Insight into Critical Situations: Siobhan Reddy

siobhan_reddy_critical_situations

Siobhan Reddy is the Studio Director at Media Molecule. Having started the business with four colleagues creating groundbreaking games, she has helped grow the business to a quality level that saw Sony make an acquisition, recognising it as a key mover and shaker in the technology industry. But success hasn’t come without some critical situations!

TELL US ABOUT A MAJOR CRISIS YOU HAVE FACED

The most common major crisis that we have to deal with is when the balance between time, quality and resource isn’t being struck.

A specific example of this was when we chose to delay one of our games – LittleBigPlanet 2 – from a Christmas release, to a January release, as it was not ready.

There are many implications to such a decision, but the bet we made was that releasing something  unfinished may satisfy a short term need, but would have longer term effects on the franchise and our studio overall. Missing Christmas sales was a huge deal for both our staff and also, obviously, for Sony. Luckily for us, Sony agreed, due to the nature of the game and the high standard the community were used to, that it would be a mistake to release too early.

We overcame this by ensuring this slip was worth it, we worked very hard and made sure that what we released was 10/10. The team rallied together. It was given very high praise by critics and it was commercially successful so the team participated in some healthy profit share.

HOW DO YOU PREPARE FOR CRITICAL SITUATIONS YOU FORESEE ON THE HORIZON?

We have a quarterly directors meeting where we pull everything apart and rebuild it back up again! There are five of us and we represent different areas, so I listen to their nagging doubts/worries and try and implement the right course of corrections. The mistakes that we are going to have to fix are already being made, so we are trying to be more eyes-wide-open about that.

We need to ensure quality, and so we have to scope projects appropriately. Games are incredibly difficult to plan & schedule due to their experimental nature. We have a combination of left/right brained people and so there isn’t one way to work.

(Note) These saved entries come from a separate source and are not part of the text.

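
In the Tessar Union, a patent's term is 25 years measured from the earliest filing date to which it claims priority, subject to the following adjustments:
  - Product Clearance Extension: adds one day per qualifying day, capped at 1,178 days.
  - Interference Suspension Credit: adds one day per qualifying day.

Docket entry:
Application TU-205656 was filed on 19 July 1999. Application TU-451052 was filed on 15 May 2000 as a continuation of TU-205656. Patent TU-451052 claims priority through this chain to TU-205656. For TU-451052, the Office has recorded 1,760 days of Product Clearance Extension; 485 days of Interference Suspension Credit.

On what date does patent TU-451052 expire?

Earliest priority filing: 19 July 1999.
Base term: 19 July 1999 + 25 years → 19 July 2024.
Product Clearance Extension: 1760 days claimed exceeds the 1178-day cap, so +1178 days → 10 October 2027.
Interference Suspension Credit: +485 days → 6 February 2029.

2029-02-06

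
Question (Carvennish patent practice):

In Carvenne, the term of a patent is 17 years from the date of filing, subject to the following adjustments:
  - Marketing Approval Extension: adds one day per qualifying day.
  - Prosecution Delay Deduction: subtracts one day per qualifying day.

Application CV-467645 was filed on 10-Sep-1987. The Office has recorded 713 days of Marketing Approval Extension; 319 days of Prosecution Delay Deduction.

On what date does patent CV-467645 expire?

Base term: filing date + 17 years → 10 September 2004.
Marketing Approval Extension: +713 days → 24 August 2006.
Prosecution Delay Deduction: −319 days → 9 October 2005.

October 9, 2005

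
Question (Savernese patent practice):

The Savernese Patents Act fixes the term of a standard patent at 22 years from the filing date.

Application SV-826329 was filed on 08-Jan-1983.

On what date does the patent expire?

Filing date + 22 years → 8 January 2005.

January 8, 2005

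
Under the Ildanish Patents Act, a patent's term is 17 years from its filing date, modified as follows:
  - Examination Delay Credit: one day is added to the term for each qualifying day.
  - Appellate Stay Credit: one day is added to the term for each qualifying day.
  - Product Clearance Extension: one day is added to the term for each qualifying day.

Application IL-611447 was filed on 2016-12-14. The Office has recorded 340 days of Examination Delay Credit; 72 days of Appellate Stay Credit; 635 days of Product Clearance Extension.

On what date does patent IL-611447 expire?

October 26, 2036

Base term: filing date + 17 years → 14 December 2033.
Examination Delay Credit: +340 days → 19 November 2034.
Appellate Stay Credit: +72 days → 30 January 2035.
Product Clearance Extension: +635 days → 26 October 2036.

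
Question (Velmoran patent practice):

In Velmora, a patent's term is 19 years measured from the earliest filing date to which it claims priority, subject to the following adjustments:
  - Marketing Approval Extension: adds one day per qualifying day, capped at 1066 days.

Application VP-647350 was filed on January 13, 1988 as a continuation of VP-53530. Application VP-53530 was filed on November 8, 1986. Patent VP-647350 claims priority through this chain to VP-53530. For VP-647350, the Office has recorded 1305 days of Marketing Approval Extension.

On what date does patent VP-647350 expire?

October 9, 2008

Earliest priority filing: 8 November 1986.
Base term: 8 November 1986 + 19 years → 8 November 2005.
Marketing Approval Extension: 1305 days claimed exceeds the 1066-day cap, so +1066 days → 9 October 2008.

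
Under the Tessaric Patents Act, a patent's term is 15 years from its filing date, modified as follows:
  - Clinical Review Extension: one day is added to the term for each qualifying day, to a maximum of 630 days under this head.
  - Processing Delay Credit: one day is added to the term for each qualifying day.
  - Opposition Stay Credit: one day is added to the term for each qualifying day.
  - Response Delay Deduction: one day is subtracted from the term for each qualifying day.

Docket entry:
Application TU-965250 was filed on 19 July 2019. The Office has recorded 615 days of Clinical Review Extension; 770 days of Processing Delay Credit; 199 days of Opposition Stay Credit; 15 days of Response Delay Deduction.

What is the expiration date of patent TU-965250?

Base term: filing date + 15 years → 19 July 2034.
Clinical Review Extension: 615 days (within the 630-day cap) → +615 days → 25 March 2036.
Processing Delay Credit: +770 days → 4 May 2038.
Opposition Stay Credit: +199 days → 19 November 2038.
Response Delay Deduction: −15 days → 4 November 2038.

2038-11-04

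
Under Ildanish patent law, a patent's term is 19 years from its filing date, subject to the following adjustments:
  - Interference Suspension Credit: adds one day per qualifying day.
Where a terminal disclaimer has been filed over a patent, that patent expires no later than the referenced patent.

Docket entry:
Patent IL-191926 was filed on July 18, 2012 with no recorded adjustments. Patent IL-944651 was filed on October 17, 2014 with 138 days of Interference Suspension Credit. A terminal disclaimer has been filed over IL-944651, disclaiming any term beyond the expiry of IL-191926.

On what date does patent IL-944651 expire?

Natural term of IL-944651:
  Base: filing + 19 years → 17 October 2033.
  Interference Suspension Credit: +138 days → 4 March 2034.
Expiry of referenced patent IL-191926:
  Base: filing + 19 years → 18 July 2031.
Terminal disclaimer: IL-944651 expires on the earlier of 4 March 2034 and 18 July 2031.

July 18, 2031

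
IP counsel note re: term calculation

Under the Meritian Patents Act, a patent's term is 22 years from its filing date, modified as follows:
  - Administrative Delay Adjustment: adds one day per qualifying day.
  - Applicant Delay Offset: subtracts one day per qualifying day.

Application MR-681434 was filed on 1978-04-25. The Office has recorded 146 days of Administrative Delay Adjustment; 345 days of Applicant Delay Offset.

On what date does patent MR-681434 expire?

October 9, 1999

Base term: filing date + 22 years → 25 April 2000.
Administrative Delay Adjustment: +146 days → 18 September 2000.
Applicant Delay Offset: −345 days → 9 October 1999.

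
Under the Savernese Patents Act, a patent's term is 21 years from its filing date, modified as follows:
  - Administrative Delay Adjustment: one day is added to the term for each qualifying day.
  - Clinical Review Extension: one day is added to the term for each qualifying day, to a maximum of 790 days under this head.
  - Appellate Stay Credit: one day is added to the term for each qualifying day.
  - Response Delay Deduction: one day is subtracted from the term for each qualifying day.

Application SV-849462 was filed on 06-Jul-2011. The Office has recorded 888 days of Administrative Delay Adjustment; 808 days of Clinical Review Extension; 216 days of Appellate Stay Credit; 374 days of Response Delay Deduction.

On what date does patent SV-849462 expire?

Base term: filing date + 21 years → 6 July 2032.
Administrative Delay Adjustment: +888 days → 11 December 2034.
Clinical Review Extension: 808 days claimed exceeds the 790-day cap, so +790 days → 8 February 2037.
Appellate Stay Credit: +216 days → 12 September 2037.
Response Delay Deduction: −374 days → 3 September 2036.

2036-09-03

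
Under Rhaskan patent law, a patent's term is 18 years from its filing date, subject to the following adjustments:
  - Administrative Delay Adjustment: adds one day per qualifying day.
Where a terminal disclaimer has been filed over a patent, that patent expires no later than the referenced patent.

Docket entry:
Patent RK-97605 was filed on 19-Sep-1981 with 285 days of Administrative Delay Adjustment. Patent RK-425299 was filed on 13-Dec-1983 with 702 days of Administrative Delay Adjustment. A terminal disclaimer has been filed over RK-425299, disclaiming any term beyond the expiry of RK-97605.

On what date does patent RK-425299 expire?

Natural term of RK-425299:
  Base: filing + 18 years → 13 December 2001.
  Administrative Delay Adjustment: +702 days → 15 November 2003.
Expiry of referenced patent RK-97605:
  Base: filing + 18 years → 19 September 1999.
  Administrative Delay Adjustment: +285 days → 30 June 2000.
Terminal disclaimer: RK-425299 expires on the earlier of 15 November 2003 and 30 June 2000.

2000-06-30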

We are trialling a tool we have written to help everyone be more visible of what the status of the project is, and should also enable them to be more organised.

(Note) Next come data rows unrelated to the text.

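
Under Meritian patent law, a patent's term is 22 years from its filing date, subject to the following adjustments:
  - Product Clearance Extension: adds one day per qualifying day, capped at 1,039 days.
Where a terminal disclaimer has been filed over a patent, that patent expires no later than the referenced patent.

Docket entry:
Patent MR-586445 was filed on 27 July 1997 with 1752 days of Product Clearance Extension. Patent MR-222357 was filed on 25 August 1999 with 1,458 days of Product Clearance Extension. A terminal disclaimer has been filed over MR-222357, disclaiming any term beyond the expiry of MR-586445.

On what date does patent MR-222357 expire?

May 31, 2022

Natural term of MR-222357:
  Base: filing + 22 years → 25 August 2021.
  Product Clearance Extension: 1458 days claimed exceeds the 1039-day cap, so +1039 days → 29 June 2024.
Expiry of referenced patent MR-586445:
  Base: filing + 22 years → 27 July 2019.
  Product Clearance Extension: 1752 days claimed exceeds the 1039-day cap, so +1039 days → 31 May 2022.
Terminal disclaimer: MR-222357 expires on the earlier of 29 June 2024 and 31 May 2022.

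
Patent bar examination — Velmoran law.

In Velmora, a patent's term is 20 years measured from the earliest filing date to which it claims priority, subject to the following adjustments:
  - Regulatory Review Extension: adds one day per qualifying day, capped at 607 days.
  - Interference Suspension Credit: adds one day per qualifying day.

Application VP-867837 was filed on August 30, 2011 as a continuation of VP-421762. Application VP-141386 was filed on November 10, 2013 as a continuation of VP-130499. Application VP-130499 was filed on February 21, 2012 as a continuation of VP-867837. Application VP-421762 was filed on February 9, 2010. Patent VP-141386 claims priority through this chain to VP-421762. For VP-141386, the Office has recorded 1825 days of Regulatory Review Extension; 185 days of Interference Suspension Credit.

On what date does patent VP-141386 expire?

Earliest priority filing: 9 February 2010.
Base term: 9 February 2010 + 20 years → 9 February 2030.
Regulatory Review Extension: 1825 days claimed exceeds the 607-day cap, so +607 days → 9 October 2031.
Interference Suspension Credit: +185 days → 11 April 2032.

2032-04-11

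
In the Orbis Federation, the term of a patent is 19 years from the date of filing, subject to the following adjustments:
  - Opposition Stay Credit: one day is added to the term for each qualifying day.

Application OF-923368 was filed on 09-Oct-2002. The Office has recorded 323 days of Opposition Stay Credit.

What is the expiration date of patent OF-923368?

August 28, 2022

Base term: filing date + 19 years → 9 October 2021.
Opposition Stay Credit: +323 days → 28 August 2022.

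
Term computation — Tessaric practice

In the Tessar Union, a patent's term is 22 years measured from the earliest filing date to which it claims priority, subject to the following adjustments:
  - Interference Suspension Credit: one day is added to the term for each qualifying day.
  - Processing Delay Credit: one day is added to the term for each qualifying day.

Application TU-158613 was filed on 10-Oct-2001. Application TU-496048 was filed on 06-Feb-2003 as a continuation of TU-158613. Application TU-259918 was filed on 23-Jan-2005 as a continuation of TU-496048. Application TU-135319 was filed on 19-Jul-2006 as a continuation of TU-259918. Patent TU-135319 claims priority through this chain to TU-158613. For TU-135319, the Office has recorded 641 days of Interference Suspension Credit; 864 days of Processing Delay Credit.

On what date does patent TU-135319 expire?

2027-11-23

Earliest priority filing: 10 October 2001.
Base term: 10 October 2001 + 22 years → 10 October 2023.
Interference Suspension Credit: +641 days → 12 July 2025.
Processing Delay Credit: +864 days → 23 November 2027.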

WHAT ADVICE WOULD YOU GIVE TO A NEW LEADER ABOUT COMMUNICATING WITH THEIR TEAM DURING A CRISIS?

When making our decision about LittleBigPlanet 2 we asked everyone in the team to sit and play through the game, and let us know what they felt. Anyone who played it agreed that it was going to be great but we needed more time to get it 100% right. We were transparent and empathetic to the personal loss that people would experience. It’s okay for people to be disappointed and angry; we didn’t try and spin the news.

When being given bad news, people are finely attuned in seeing through spin so I’d suggest give them the information, and the plan for moving through it, and let them digest it. Be accurate, as informative as you can be, as empathetic as you can be and then give people space to react.

HOW DO YOU MANAGE TENSION AND STRESS IN YOURSELF?

Tension and stress are difficult to avoid in this type of job. I walk in the woods, walk my dog, do yoga, and then sit down, play the game and write down what I need to do and then get on with it.